Scientists from Texas A&M found key information about the evolution of baleen from a newly named fossil whale.
The Maiabalaena nesbittae gave clues to experts about how the filter-feeding system progressed over time in mysticete whales.
It has been known that the ancestors of mysticete whales had teeth, but it remained a mystery how the transition from eating with teeth to filter feeding with baleen took place. There had been several theories, but the new discovery points scientists in a new direction.
Researchers believe that Maiabalaena nesbittae did not have teeth or baleen.
Whales are classified into toothed whales that hunt their prey with their teeth and baleen whales that strain the water to capture small prey. Baleen is made of keratin, the same material as fingernails. It has hair-like fringes on one side, and when hundreds of plates are stacked they form the filter.
The new whale species shows that early mysticetes experienced tooth loss prior to evolving baleen. The question remained, how did it eat? The answer can be seen in living whales that have functional teeth and use suction to feed. The suction is an ancestral feeding strategy for most marine vertebrates. Maiabalaena has many anatomical aspects that support a suction feeding strategy.

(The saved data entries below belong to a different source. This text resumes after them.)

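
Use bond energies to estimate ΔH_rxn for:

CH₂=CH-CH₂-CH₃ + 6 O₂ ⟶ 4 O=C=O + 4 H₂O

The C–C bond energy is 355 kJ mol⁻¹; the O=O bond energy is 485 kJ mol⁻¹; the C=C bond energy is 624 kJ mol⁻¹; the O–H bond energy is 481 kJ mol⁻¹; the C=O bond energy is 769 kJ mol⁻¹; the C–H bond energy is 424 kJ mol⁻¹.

Bonds broken (reactants):
  C–C: 2 × 355 = 710
  C–H: 8 × 424 = 3392
  C=C: 1 × 624 = 624
  O=O: 6 × 485 = 2910
  Σ(broken) = 7636 kJ
Bonds formed (products):
  C=O: 8 × 769 = 6152
  O–H: 8 × 481 = 3848
  Σ(formed) = 10000 kJ
ΔH = Σ(broken) − Σ(formed) = 7636 − 10000 = −2364 kJ

ΔH ≈ −2364 kJ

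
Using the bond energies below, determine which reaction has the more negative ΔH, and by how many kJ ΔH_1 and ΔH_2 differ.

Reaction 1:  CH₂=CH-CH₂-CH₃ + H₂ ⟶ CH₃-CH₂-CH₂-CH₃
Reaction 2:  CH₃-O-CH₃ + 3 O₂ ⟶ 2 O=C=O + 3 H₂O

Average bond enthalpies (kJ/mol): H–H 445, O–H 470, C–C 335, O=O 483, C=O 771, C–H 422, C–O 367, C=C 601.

Reaction 2, by 1056 kJ

Reaction 1:
  Bonds broken (reactants):
    C–C: 2 × 335 = 670
    C–H: 8 × 422 = 3376
    C=C: 1 × 601 = 601
    H–H: 1 × 445 = 445
    Σ(broken) = 5092 kJ
  Bonds formed (products):
    C–C: 3 × 335 = 1005
    C–H: 10 × 422 = 4220
    Σ(formed) = 5225 kJ
  ΔH_1 = 5092 − 5225 = −133 kJ
Reaction 2:
  Bonds broken (reactants):
    C–H: 6 × 422 = 2532
    C–O: 2 × 367 = 734
    O=O: 3 × 483 = 1449
    Σ(broken) = 4715 kJ
  Bonds formed (products):
    C=O: 4 × 771 = 3084
    O–H: 6 × 470 = 2820
    Σ(formed) = 5904 kJ
  ΔH_2 = 4715 − 5904 = −1189 kJ
ΔH_1 − ΔH_2 = +1056 kJ, so reaction 2 has the more negative ΔH; |ΔH_1 − ΔH_2| = 1056 kJ.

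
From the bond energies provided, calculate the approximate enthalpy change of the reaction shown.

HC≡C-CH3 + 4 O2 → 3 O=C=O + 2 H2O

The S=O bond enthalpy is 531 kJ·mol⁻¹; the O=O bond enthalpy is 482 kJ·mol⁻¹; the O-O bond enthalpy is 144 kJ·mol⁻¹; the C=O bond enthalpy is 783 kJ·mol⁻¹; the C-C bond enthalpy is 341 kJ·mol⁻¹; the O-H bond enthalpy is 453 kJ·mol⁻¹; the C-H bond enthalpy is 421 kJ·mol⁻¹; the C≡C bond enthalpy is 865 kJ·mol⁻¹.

Bonds broken (reactants):
  C≡C: 1 × 865 = 865
  C-C: 1 × 341 = 341
  C-H: 4 × 421 = 1684
  O=O: 4 × 482 = 1928
  Σ(broken) = 4818 kJ
Bonds formed (products):
  C=O: 6 × 783 = 4698
  O-H: 4 × 453 = 1812
  Σ(formed) = 6510 kJ
ΔH = Σ(broken) − Σ(formed) = 4818 − 6510 = −1692 kJ

ΔH ≈ −1692 kJ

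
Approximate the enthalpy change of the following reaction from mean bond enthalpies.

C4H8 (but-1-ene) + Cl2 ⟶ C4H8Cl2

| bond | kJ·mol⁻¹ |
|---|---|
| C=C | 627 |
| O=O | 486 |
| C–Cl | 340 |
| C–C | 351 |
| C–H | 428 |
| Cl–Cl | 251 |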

The new whale species was described by Carlos Peredo, a doctoral student at George Mason University, and co-authored with Dr. Christopher Marshall, a professor in the Department of Marine Biology at Texas A&M University at Galveston, Dr. Nicholas Pyenson, curator of fossil marine mammals at the Smithsonian National Museum of Natural History Department of Paleobiology, and Dr. Mark Uhen of George Mason University.
Peredo and Marshall discussed the whale’s unique bone structures to support their findings.

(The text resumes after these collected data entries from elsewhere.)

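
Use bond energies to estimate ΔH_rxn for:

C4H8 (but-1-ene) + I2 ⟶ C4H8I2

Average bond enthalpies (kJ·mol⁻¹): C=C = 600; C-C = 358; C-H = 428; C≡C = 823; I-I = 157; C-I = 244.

Bonds broken (reactants):
  C-C: 2 × 358 = 716
  C-H: 8 × 428 = 3424
  C=C: 1 × 600 = 600
  I-I: 1 × 157 = 157
  Σ(broken) = 4897 kJ
Bonds formed (products):
  C-C: 3 × 358 = 1074
  C-H: 8 × 428 = 3424
  C-I: 2 × 244 = 488
  Σ(formed) = 4986 kJ
ΔH = Σ(broken) − Σ(formed) = 4897 − 4986 = −89 kJ

ΔH ≈ −89 kJ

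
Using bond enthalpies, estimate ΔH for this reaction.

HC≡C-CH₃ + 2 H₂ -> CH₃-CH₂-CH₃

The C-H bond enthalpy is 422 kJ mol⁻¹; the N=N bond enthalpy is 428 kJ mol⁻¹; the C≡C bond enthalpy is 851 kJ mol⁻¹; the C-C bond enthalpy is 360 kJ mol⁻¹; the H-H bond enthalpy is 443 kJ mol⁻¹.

Bonds broken (reactants):
  C≡C: 1 × 851 = 851
  C-C: 1 × 360 = 360
  C-H: 4 × 422 = 1688
  H-H: 2 × 443 = 886
  Σ(broken) = 3785 kJ
Bonds formed (products):
  C-C: 2 × 360 = 720
  C-H: 8 × 422 = 3376
  Σ(formed) = 4096 kJ
ΔH = Σ(broken) − Σ(formed) = 3785 − 4096 = −311 kJ

ΔH ≈ −311 kJ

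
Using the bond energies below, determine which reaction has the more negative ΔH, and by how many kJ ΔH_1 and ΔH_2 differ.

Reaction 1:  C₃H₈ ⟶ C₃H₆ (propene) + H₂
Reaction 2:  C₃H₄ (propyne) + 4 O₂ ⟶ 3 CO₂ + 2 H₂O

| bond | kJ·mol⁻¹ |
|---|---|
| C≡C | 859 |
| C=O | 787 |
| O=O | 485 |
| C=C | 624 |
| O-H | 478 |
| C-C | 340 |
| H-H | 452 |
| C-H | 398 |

Reaction 2, by 1963 kJ

Reaction 1:
  Bonds broken (reactants):
    C-C: 2 × 340 = 680
    C-H: 8 × 398 = 3184
    Σ(broken) = 3864 kJ
  Bonds formed (products):
    C-C: 1 × 340 = 340
    C-H: 6 × 398 = 2388
    C=C: 1 × 624 = 624
    H-H: 1 × 452 = 452
    Σ(formed) = 3804 kJ
  ΔH_1 = 3864 − 3804 = +60 kJ
Reaction 2:
  Bonds broken (reactants):
    C≡C: 1 × 859 = 859
    C-C: 1 × 340 = 340
    C-H: 4 × 398 = 1592
    O=O: 4 × 485 = 1940
    Σ(broken) = 4731 kJ
  Bonds formed (products):
    C=O: 6 × 787 = 4722
    O-H: 4 × 478 = 1912
    Σ(formed) = 6634 kJ
  ΔH_2 = 4731 − 6634 = −1903 kJ
ΔH_1 − ΔH_2 = +1963 kJ, so reaction 2 has the more negative ΔH; |ΔH_1 − ΔH_2| = 1963 kJ.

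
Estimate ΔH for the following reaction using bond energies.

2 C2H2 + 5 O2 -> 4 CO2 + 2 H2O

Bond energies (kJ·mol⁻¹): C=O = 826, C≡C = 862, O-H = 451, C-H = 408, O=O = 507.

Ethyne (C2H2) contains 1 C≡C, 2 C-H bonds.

Bonds broken (reactants):
  C≡C: 2 × 862 = 1724
  C-H: 4 × 408 = 1632
  O=O: 5 × 507 = 2535
  Σ(broken) = 5891 kJ
Bonds formed (products):
  C=O: 8 × 826 = 6608
  O-H: 4 × 451 = 1804
  Σ(formed) = 8412 kJ
ΔH = Σ(broken) − Σ(formed) = 5891 − 8412 = −2521 kJ

ΔH ≈ −2521 kJ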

“So it turned out to be a natural collaboration between Nick, Carlos, Mark and myself,” said Marshall. “It just developed that semester I was there. I’ve been going back ever since and now am a research associate with the Smithsonian.”
“This discovery is a big deal for us,” said Marshall. “It’s filled an important gap in understanding the evolution of baleen and filter feeding. Understanding the pattern of how baleen evolved in mysticetes is as important as other major evolutionary transformations such as scales to feathers in birds. Such anatomical transformations fundamentally altered the natural history of baleen whales.”